Mathieu Mategot (France, 1910-2001)

Mathieu Matégot (4 April 1910 – February 2001) was a Hungarian/French designer and material artist. He was one of the most renowned French designers of the 1950s.

                                        
Born and educated at the Beaux Arts school in Budapest, furniture and tapestry designer Mathieu Matégot moved to France in the early 1930s, where he worked as a window dresser and women’s clothing designer.
He learned metalworking techniques as a prisoner of war in the 1940s, and upon his release began designing furniture, pioneering many of what we now identify as midcentury design tropes, like metal-mounted rattan, steel tubing, and perforated sheet metal.
The workshop made chairs, tables, sideboards, desks and other objects that he had designed. At first based in Paris, the workshop later moved to Casablanca. All the furniture and other objects had clever, practical and amusing designs. Distributed to decoration shops in editions of 200, his work was extremely successful.
Matégot designed the three-legged "Nagasaki" chair in 1954 and the "Copacabana" armchair (1955/1956), both made of steel tube and perforated sheet metal, characteristic materials whose use Matégot pioneered.

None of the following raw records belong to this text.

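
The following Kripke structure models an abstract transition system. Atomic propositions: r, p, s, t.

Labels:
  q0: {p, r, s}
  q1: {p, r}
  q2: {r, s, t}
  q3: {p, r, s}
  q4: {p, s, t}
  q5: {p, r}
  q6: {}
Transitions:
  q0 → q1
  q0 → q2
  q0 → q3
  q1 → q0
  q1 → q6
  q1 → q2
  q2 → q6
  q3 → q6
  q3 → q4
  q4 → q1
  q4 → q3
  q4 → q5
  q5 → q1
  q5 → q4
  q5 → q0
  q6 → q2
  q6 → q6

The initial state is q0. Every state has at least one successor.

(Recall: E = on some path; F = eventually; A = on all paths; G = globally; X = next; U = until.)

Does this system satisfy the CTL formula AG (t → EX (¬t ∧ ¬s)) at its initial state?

States satisfying t → EX (¬t ∧ ¬s): {q0, q1, q2, q3, q4, q5, q6}.
States satisfying AG (t → EX (¬t ∧ ¬s)): {q0, q1, q2, q3, q4, q5, q6}.
Every state reachable from q0 satisfies t → EX (¬t ∧ ¬s).
q0 ∈ Sat(AG (t → EX (¬t ∧ ¬s))).

Holds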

The Nagasaki chair is now held in the design collection at the Musée des Arts Décoratifs, Paris. The Copacabana armchair is in the design collection at the Centres George Pompidou, Beaubourg, Paris.
Matégot furnished or decorated numerous prestigious buildings such as the Hotel de France in Conakry (1951), the Drugstrore Publicis (1958) and the Maison de l'ORTF both in Paris (1962).
By the 1970s, Matégot returned to producing tapestries, many of which evoke Abstract Expressionist paintings.